L’expérimentation animale entame alors enfin une nécessaire révolution éthique. Les débuts de l’astronautique vont aussi contribuer à sensibiliser le public et confirmer que le progrès scientifique ne peut pas tout se permettre. Car avant de pouvoir envoyer des humains en orbite, il fallait s’assurer que des mammifères pouvaient survivre à l’état d’apesanteur et au rayonnement cosmique. Mais il était difficile, voire impossible de réaliser ces expériences discrètement et la rivalité spatiale entre Russes et Américains avait besoin de héros, même à poil, pour être incarnée. Il fallait médiatiser ces aventures animalières, quelle que soit leur issue. En 1957, les Russes désignent volontaire une chienne nommée Laïka pour devenir le tout premier être vivant de l’espace, tout en sachant que l’engin ne serait pas capable de ramener l’animal en vie. Laïka meurt d’ailleurs sept heures seulement après le lancement, à cause de la surchauffe de la capsule. Le rapport soviétique officiel maintiendra durant des décennies une version édulcorée, presque romantique de cette agonie. Insuffisant pour les défenseurs des animaux en Occident, qui seront nombreux à manifester leur colère devant des ambassades russes.

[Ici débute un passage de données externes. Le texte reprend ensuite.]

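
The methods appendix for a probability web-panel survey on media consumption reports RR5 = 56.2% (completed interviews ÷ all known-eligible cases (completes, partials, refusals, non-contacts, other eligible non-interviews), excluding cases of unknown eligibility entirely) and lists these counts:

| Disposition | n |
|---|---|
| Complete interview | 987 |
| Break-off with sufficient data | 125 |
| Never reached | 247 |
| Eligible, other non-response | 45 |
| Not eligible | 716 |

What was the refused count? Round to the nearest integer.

RR5 = 987 / D = 0.562
D = 987 / 0.562 = 1756.2
Rest of base = 1404
refused = 1756.2 − 1404 ≈ 352

352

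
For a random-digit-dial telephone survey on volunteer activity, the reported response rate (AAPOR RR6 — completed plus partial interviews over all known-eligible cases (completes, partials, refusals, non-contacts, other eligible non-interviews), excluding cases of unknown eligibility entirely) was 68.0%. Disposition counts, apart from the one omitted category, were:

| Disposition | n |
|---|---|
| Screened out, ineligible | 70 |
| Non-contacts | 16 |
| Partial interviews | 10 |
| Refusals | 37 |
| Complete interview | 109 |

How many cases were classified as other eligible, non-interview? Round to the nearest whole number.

3

Num = 109 + 10 = 119
RR6 = 119 / D = 0.680
D = 119 / 0.680 = 175.0
Other denominator terms total 172
other eligible, non-interview = 175.0 − 172 ≈ 3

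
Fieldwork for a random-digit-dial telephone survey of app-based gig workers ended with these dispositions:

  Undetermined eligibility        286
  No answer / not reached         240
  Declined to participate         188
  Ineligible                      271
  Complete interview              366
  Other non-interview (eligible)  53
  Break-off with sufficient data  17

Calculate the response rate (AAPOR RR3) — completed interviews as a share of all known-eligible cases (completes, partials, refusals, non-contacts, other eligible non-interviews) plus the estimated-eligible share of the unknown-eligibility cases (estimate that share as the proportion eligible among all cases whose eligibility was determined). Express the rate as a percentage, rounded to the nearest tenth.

33.8%

Numerator: 366
Known eligible: 366 + 17 + 188 + 240 + 53 = 864
e = 864 / (864 + 271) = 864 / 1135 = 0.7612
Estimated eligible among unknowns: 0.7612 × 286 = 217.70
Denom: 864 + 217.70 = 1081.70
RR3 = 366 / 1081.70 = 0.3384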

De leur côté, les Américains utiliseront des chimpanzés. Les premiers moururent en mission. La NASA mettra donc en avant Ham, un chimpanzé camerounais qui survécut à un vol suborbital en 1961 et mourut en 1983 dans un parc zoologique, entouré d’une bande de congénères. Ce pionnier malgré lui a même droit à sa tombe, devant le Musée de l’histoire spatiale du Nouveau-Mexique, à Alamogordo. Pourtant, des militants de la cause animale dénoncèrent plus tard des méthodes d’entraînement par chocs électriques que l’animal et ses collègues primates avaient dû endurer.

Après l’établissement de la règle des 3R, il y a plus de soixante ans, l’expérimentation animale sera de plus en plus cadrée par des règlements drastiques, du moins dans les pays démocratiques. Parmi les décisions récentes les plus fortes, l’Union européenne a interdit en 2010 les expériences sur les grands singes après le Japon, l’Australie et d’autres pays industrialisés. En Suisse, même si la législation n’est pas aussi claire, on ne pratique plus non plus d’expériences contraignantes sur des chimpanzés ou des gorilles.

Désormais, un décompte des animaux utilisés pour la recherche est exigé à l’unité près. Les protocoles sont stricts et visent à réduire à la fois le nombre d’animaux et les souffrances infligées. Il faut prouver qu’il n’existe pas de méthode alternative fiable. Des instances de contrôle, incluant parfois des associations de défense des animaux, peuvent intervenir à l’improviste dans n’importe quelle animalerie ou laboratoire. Il est ainsi légitime d’affirmer que la recherche scientifique actuelle – hormis de rarissimes, inévitables et néanmoins scandaleuses exceptions – a atteint un niveau d’éthique proche du maximum possible envers les animaux de laboratoire.

Aux citoyens de choisir désormais entre ce maximum d’éthique et le maximalisme lourd de conséquences des initiants, qui demandent aussi, rappelons-le, l’interdiction d’importer de nouveaux médicaments développés à l’aide d’expériences sur les animaux.